Sono questi alcuni dei dati raccolti da Codacons sul fenomeno delle scommesse sportive, una tendenza che ha preso piede in tempi relativamente recenti. Infatti è a partire dal 2004 in poi che scommettere su qualsiasi tipo di evento sportivo diventa un vero e proprio fenomeno di costume.

“Nonostante gli importanti volumi di affari, però, l’Italia ha un ben triste primato: è infatti il paese che ha il più alto numero di scommesse di calcio con esito negativo. Il profilo medio di colui che scommette nello sport (soprattutto sul calcio) è un soggetto di sesso maschile (nell’85% dei casi), con un’età che si aggira intorno ai 43 anni. Possiede un livello di studio che può essere definito medio alto e nella maggior parte dei casi (79% dei casi), e possiede un lavoro. Interessante notare come anche gli scommettitori di sesso femminile stiano progressivamente aumentando: infatti il 15% del totale degli scommettitori è rappresentato da persone di sesso femminile. Secondo gli esperti, però, tale percentuale sarà destinata ad aumentare tanto che nelle pubblicità dedicate, ad esempio, alle piattaforme di scommesse online, la presenza femminile è sempre più frequente.

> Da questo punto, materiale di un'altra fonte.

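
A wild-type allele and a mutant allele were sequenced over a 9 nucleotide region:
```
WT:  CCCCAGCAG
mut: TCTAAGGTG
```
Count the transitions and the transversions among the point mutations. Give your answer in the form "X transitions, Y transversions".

Transitions (purine↔purine or pyrimidine↔pyrimidine): 1 C→T, 3 C→T.
Transversions (purine↔pyrimidine): 4 C→A, 7 C→G, 8 A→T.

2 transitions, 3 transversions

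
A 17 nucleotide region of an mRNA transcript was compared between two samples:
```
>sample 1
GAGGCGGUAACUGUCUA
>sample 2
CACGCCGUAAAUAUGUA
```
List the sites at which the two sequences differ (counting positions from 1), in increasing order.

Differences at site 1 (G→C), site 3 (G→C), site 6 (G→C), site 11 (C→A), site 13 (G→A), site 15 (C→G).

1, 3, 6, 11, 13, 15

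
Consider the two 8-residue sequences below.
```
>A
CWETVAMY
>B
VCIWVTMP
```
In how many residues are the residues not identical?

Mismatches (1-based): residue 1: C→V; residue 2: W→C; residue 3: E→I; residue 4: T→W; residue 6: A→T; residue 8: Y→P.

6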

Le cifre medie delle scommesse – prosegue il Codacons – variano molto in base alla tipologia di mezzo utilizzato. Nelle scommesse effettuate direttamente nei punti autorizzati, lo scommettitore medio gioca almeno 13 volte in un mese con una spesa complessiva di circa 57 euro ogni 30 giorni e una media di quattro eventi giocati ogni volta. Le previsioni dei leader del settore tendono a considerare il mercato delle scommesse sportive in generale e di quelle calcistiche, online, più nello specifico, un ambito in forte espansione. Complice anche la ripresa economica, per la fine del 2017 si prevede che l’importo medio mensile di scommesse calcistiche arriverà ad aumentare esponenzialmente.

Ma a tale aumento fa da contraltare un aumento delle tutele per i giocatori? La risposta per ora non può essere positiva, sotto molteplici aspetti. Prima di tutto la cospicua presenza di siti, non ufficiali, sui quali è possibile effettuare delle scommesse e puntare dei soldi; il giocatore, invogliato, punta del denaro, dando i propri riferimenti bancari e della carta di credito, con il considerevole rischio di non custodire diligentemente i propri dati, che gli vengono così sottratti. Ma, con la sempre maggior presenza delle nuove tecnologie, ormai onnipresenti nella vita di tutti, soprattutto i più giovani, pensiamo, per esempio, agli smartphone, ai tablet, ecc. per giocare basta un clic su una delle tantissime app che si possono scaricare. In qualsiasi luogo ci si trovi è possibile puntare dei soldi, semplicemente cliccando un tasto sul proprio cellulare o sul proprio tablet. Il rischio, soprattutto per i soggetti di età più giovane, è quello di non rendersi effettivamente conto dei soldi che vengono effettivamente giocati e persi, finendo poi per trovarsi in situazione dalle quali è difficile uscire” conclude il Codacons.